The scoop: The new U.K. tax credit for production expenditure within the U.K. is finally up and running like clockwork. The rebate is being paid to the penny, and well within the 28 days promised by Her Majesty’s Revenue and Customs. It’s a complex formula, but in simplified terms, films that pass the British cultural test and cost under £20 million ($40 million) can claim back 25% of their U.K. spend (up to a maximum of 20% of their total budget); more expensive films can claim 20% (up to 16% of the total).
That’s particularly attractive for big Hollywood movies, such as “Sweeney Todd,” now shooting at Pinewood, because the British government will effectively pay a quarter of star Johnny Depp’s salary.
Exchange rates aren’t favorable at the moment, but in fact, the U.K. Film Council claims that when exchange rates are combined with other factors, the inflation of British production costs for American producers over the past five years has been less than in the other major overseas shooting locations, such as Eastern Europe or Australia.

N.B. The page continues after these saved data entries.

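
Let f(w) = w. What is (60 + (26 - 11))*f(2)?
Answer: 150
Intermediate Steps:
(60 + (26 - 11))*f(2) = (60 + (26 - 11))*2 = (60 + 15)*2 = 75*2 = 150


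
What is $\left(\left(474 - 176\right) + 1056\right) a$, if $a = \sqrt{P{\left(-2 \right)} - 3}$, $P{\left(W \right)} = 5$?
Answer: $1354 \sqrt{2} \approx 1914.8$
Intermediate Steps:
$a = \sqrt{2}$ ($a = \sqrt{5 - 3} = \sqrt{2} \approx 1.4142$)
$\left(\left(474 - 176\right) + 1056\right) a = \left(\left(474 - 176\right) + 1056\right) \sqrt{2} = \left(298 + 1056\right) \sqrt{2} = 1354 \sqrt{2}$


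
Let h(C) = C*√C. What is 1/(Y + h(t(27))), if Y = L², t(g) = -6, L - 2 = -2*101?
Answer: 5000/200000027 + 3*I*√6/800000108 ≈ 2.5e-5 + 9.1856e-9*I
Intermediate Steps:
L = -200 (L = 2 - 2*101 = 2 - 202 = -200)
Y = 40000 (Y = (-200)² = 40000)
h(C) = C^(3/2)
1/(Y + h(t(27))) = 1/(40000 + (-6)^(3/2)) = 1/(40000 - 6*I*√6)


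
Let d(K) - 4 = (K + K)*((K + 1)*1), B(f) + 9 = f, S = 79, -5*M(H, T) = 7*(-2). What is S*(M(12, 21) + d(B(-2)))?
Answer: 89586/5 ≈ 17917.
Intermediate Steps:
M(H, T) = 14/5 (M(H, T) = -7*(-2)/5 = -⅕*(-14) = 14/5)
B(f) = -9 + f
d(K) = 4 + 2*K*(1 + K) (d(K) = 4 + (K + K)*((K + 1)*1) = 4 + (2*K)*((1 + K)*1) = 4 + (2*K)*(1 + K) = 4 + 2*K*(1 + K))
S*(M(12, 21) + d(B(-2))) = 79*(14/5 + (4 + 2*(-9 - 2) + 2*(-9 - 2)²)) = 79*(14/5 + (4 + 2*(-11) + 2*(-11)²)) = 79*(14/5 + (4 - 22 + 2*121)) = 79*(14/5 + (4 - 22 + 242)) = 79*(14/5 + 224) = 79*(1134/5) = 89586/5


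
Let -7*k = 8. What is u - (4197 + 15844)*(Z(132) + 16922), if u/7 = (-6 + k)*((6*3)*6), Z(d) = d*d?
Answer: -688333586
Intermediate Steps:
k = -8/7 (k = -1/7*8 = -8/7 ≈ -1.1429)
Z(d) = d**2
u = -5400 (u = 7*((-6 - 8/7)*((6*3)*6)) = 7*(-900*6/7) = 7*(-50/7*108) = 7*(-5400/7) = -5400)
u - (4197 + 15844)*(Z(132) + 16922) = -5400 - (4197 + 15844)*(132**2 + 16922) = -5400 - 20041*(17424 + 16922) = -5400 - 20041*34346 = -5400 - 1*688328186 = -5400 - 688328186 = -688333586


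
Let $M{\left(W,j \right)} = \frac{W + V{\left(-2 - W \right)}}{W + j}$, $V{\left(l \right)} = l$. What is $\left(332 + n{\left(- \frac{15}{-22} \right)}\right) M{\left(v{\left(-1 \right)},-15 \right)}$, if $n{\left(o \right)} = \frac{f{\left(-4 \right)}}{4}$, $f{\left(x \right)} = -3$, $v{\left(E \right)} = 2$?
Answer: $\frac{1325}{26} \approx 50.962$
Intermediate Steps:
$M{\left(W,j \right)} = - \frac{2}{W + j}$ ($M{\left(W,j \right)} = \frac{W - \left(2 + W\right)}{W + j} = - \frac{2}{W + j}$)
$n{\left(o \right)} = - \frac{3}{4}$
$\left(332 + n{\left(- \frac{15}{-22} \right)}\right) M{\left(v{\left(-1 \right)},-15 \right)} = \left(332 - \frac{3}{4}\right) \left(- \frac{2}{2 - 15}\right) = \frac{1325 \left(- \frac{2}{-13}\right)}{4} = \frac{1325 \left(\left(-2\right) \left(- \frac{1}{13}\right)\right)}{4} = \frac{1325}{4} \cdot \frac{2}{13} = \frac{1325}{26}$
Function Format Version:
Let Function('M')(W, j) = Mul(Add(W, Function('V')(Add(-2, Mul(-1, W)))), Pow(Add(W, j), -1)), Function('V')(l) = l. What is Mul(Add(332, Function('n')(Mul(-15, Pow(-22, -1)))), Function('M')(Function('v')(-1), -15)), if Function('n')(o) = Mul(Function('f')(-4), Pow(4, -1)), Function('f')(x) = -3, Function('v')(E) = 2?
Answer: Rational(1325, 26) ≈ 50.962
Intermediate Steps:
Function('M')(W, j) = Mul(-2, Pow(Add(W, j), -1)) (Function('M')(W, j) = Mul(Add(W, Add(-2, Mul(-1, W))), Pow(Add(W, j), -1)) = Mul(-2, Pow(Add(W, j), -1)))
Function('n')(o) = Rational(-3, 4) (Function('n')(o) = Mul(-3, Pow(4, -1)) = Mul(-3, Rational(1, 4)) = Rational(-3, 4))
Mul(Add(332, Function('n')(Mul(-15, Pow(-22, -1)))), Function('M')(Function('v')(-1), -15)) = Mul(Add(332, Rational(-3, 4)), Mul(-2, Pow(Add(2, -15), -1))) = Mul(Rational(1325, 4), Mul(-2, Pow(-13, -1))) = Mul(Rational(1325, 4), Mul(-2, Rational(-1, 13))) = Mul(Rational(1325, 4), Rational(2, 13)) = Rational(1325, 26)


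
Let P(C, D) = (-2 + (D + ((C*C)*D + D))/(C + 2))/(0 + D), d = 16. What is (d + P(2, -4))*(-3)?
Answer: -54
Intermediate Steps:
P(C, D) = (-2 + (2*D + D*C²)/(2 + C))/D (P(C, D) = (-2 + (D + (C²*D + D))/(2 + C))/D = (-2 + (D + (D*C² + D))/(2 + C))/D = (-2 + (D + (D + D*C²))/(2 + C))/D = (-2 + (2*D + D*C²)/(2 + C))/D)
(d + P(2, -4))*(-3) = (16 + (-4 - 2*2 + 2*(-4) - 4*2²)/((-4)*(2 + 2)))*(-3) = (16 - ¼*(-4 - 4 - 8 - 4*4)/4)*(-3) = (16 - ¼*¼*(-4 - 4 - 8 - 16))*(-3) = (16 - ¼*¼*(-32))*(-3) = (16 + 2)*(-3) = 18*(-3) = -54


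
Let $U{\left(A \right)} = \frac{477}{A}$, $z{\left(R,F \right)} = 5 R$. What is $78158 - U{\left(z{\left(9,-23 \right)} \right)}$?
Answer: $\frac{390737}{5} \approx 78147.0$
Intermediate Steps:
$78158 - U{\left(z{\left(9,-23 \right)} \right)} = 78158 - \frac{477}{5 \cdot 9} = 78158 - \frac{477}{45} = 78158 - 477 \cdot \frac{1}{45} = 78158 - \frac{53}{5} = \frac{390737}{5}$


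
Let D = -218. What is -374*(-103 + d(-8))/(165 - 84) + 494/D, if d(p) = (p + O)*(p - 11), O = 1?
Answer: -414329/2943 ≈ -140.78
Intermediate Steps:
d(p) = (1 + p)*(-11 + p) (d(p) = (p + 1)*(p - 11) = (1 + p)*(-11 + p))
-374*(-103 + d(-8))/(165 - 84) + 494/D = -374*(-103 + (-11 + (-8)² - 10*(-8)))/(165 - 84) + 494/(-218) = -374/(81/(-103 + (-11 + 64 + 80))) + 494*(-1/218) = -374/(81/(-103 + 133)) - 247/109 = -374/(81/30) - 247/109 = -374/(81*(1/30)) - 247/109 = -374/27/10 - 247/109 = -374*10/27 - 247/109 = -3740/27 - 247/109 = -414329/2943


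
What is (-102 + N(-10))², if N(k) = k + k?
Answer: 14884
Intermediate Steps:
N(k) = 2*k
(-102 + N(-10))² = (-102 + 2*(-10))² = (-102 - 20)² = (-122)² = 14884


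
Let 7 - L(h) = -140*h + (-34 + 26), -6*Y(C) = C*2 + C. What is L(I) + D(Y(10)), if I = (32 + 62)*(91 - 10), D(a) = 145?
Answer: 1066120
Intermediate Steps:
Y(C) = -C/2 (Y(C) = -(C*2 + C)/6 = -(2*C + C)/6 = -C/2)
I = 7614 (I = 94*81 = 7614)
L(h) = 15 + 140*h (L(h) = 7 - (-140*h + (-34 + 26)) = 7 - (-140*h - 8) = 7 - (-8 - 140*h) = 7 + (8 + 140*h) = 15 + 140*h)
L(I) + D(Y(10)) = (15 + 140*7614) + 145 = (15 + 1065960) + 145 = 1065975 + 145 = 1066120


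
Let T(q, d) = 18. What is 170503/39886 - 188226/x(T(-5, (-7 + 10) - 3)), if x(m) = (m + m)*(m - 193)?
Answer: 17027284/498575 ≈ 34.152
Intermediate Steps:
x(m) = 2*m*(-193 + m) (x(m) = (2*m)*(-193 + m) = 2*m*(-193 + m))
170503/39886 - 188226/x(T(-5, (-7 + 10) - 3)) = 170503/39886 - 188226*1/(36*(-193 + 18)) = 170503*(1/39886) - 188226/(2*18*(-175)) = 170503/39886 - 188226/(-6300) = 170503/39886 - 188226*(-1/6300) = 170503/39886 + 10457/350 = 17027284/498575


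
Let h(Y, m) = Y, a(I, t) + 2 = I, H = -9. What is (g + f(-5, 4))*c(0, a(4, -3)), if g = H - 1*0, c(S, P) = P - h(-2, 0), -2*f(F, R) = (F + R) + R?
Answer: -42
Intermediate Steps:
a(I, t) = -2 + I
f(F, R) = -R - F/2 (f(F, R) = -((F + R) + R)/2 = -(F + 2*R)/2 = -R - F/2)
c(S, P) = 2 + P (c(S, P) = P - 1*(-2) = P + 2 = 2 + P)
g = -9 (g = -9 - 1*0 = -9 + 0 = -9)
(g + f(-5, 4))*c(0, a(4, -3)) = (-9 + (-1*4 - ½*(-5)))*(2 + (-2 + 4)) = (-9 + (-4 + 5/2))*(2 + 2) = (-9 - 3/2)*4 = -21/2*4 = -42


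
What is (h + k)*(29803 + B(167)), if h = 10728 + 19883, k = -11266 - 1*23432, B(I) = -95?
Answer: -121416596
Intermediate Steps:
k = -34698 (k = -11266 - 23432 = -34698)
h = 30611
(h + k)*(29803 + B(167)) = (30611 - 34698)*(29803 - 95) = -4087*29708 = -121416596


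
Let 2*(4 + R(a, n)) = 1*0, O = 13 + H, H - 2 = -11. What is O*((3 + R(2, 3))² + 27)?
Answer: 112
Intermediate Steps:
H = -9 (H = 2 - 11 = -9)
O = 4 (O = 13 - 9 = 4)
R(a, n) = -4 (R(a, n) = -4 + (1*0)/2 = -4 + (½)*0 = -4 + 0 = -4)
O*((3 + R(2, 3))² + 27) = 4*((3 - 4)² + 27) = 4*((-1)² + 27) = 4*(1 + 27) = 4*28 = 112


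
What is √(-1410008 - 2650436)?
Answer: 2*I*√1015111 ≈ 2015.1*I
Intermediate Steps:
√(-1410008 - 2650436) = √(-4060444) = 2*I*√1015111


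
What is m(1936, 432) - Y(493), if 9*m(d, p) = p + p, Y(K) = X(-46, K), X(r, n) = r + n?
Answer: -351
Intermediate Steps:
X(r, n) = n + r
Y(K) = -46 + K (Y(K) = K - 46 = -46 + K)
m(d, p) = 2*p/9 (m(d, p) = (p + p)/9 = (2*p)/9 = 2*p/9)
m(1936, 432) - Y(493) = (2/9)*432 - (-46 + 493) = 96 - 1*447 = 96 - 447 = -351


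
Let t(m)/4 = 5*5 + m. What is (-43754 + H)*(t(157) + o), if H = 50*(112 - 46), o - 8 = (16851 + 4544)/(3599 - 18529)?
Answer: -44366245659/1493 ≈ -2.9716e+7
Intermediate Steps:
t(m) = 100 + 4*m (t(m) = 4*(5*5 + m) = 4*(25 + m) = 100 + 4*m)
o = 19609/2986 (o = 8 + (16851 + 4544)/(3599 - 18529) = 8 + 21395/(-14930) = 8 + 21395*(-1/14930) = 8 - 4279/2986 = 19609/2986 ≈ 6.5670)
H = 3300 (H = 50*66 = 3300)
(-43754 + H)*(t(157) + o) = (-43754 + 3300)*((100 + 4*157) + 19609/2986) = -40454*((100 + 628) + 19609/2986) = -40454*(728 + 19609/2986) = -40454*2193417/2986 = -44366245659/1493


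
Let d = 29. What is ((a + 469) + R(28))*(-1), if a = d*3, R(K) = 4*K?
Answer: -668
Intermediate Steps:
a = 87 (a = 29*3 = 87)
((a + 469) + R(28))*(-1) = ((87 + 469) + 4*28)*(-1) = (556 + 112)*(-1) = 668*(-1) = -668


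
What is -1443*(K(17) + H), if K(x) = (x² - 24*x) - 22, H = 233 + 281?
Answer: -538239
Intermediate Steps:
H = 514
K(x) = -22 + x² - 24*x
-1443*(K(17) + H) = -1443*((-22 + 17² - 24*17) + 514) = -1443*((-22 + 289 - 408) + 514) = -1443*(-141 + 514) = -1443*373 = -538239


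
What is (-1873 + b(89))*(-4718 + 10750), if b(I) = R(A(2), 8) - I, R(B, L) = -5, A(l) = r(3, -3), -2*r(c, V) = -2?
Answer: -11864944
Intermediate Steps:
r(c, V) = 1 (r(c, V) = -½*(-2) = 1)
A(l) = 1
b(I) = -5 - I
(-1873 + b(89))*(-4718 + 10750) = (-1873 + (-5 - 1*89))*(-4718 + 10750) = (-1873 + (-5 - 89))*6032 = (-1873 - 94)*6032 = -1967*6032 = -11864944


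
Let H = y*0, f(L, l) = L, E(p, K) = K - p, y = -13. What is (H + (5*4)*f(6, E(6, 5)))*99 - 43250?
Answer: -31370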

But for Blighty, the ace in the hole has always been a quality of crew and a depth of local talent. Plus, everyone speaks English.
Bonus: While construction costs in Eastern and Central Europe are cheaper, insiders say you get what you pay for, and that Blighty’s builders provide some of the best skills around — poor workmanship means that final costs can diverge dramatically from the upfront budget.
Shot there: “Sweeney Todd,” directed by Tim Burton
Hot spot: The Paint Hall, Belfast, Northern Ireland, is a cavernous former workshop in the Belfast docks that has been transformed into a production studio for Walden Media’s “City of Ember.”Northern Ireland Screen has taken out a three-year lease on the space, and on a nearby gymnasium for art departments, costumes and the like, with the ambitious goal of keeping the Paint Hall going as a permanent film facility.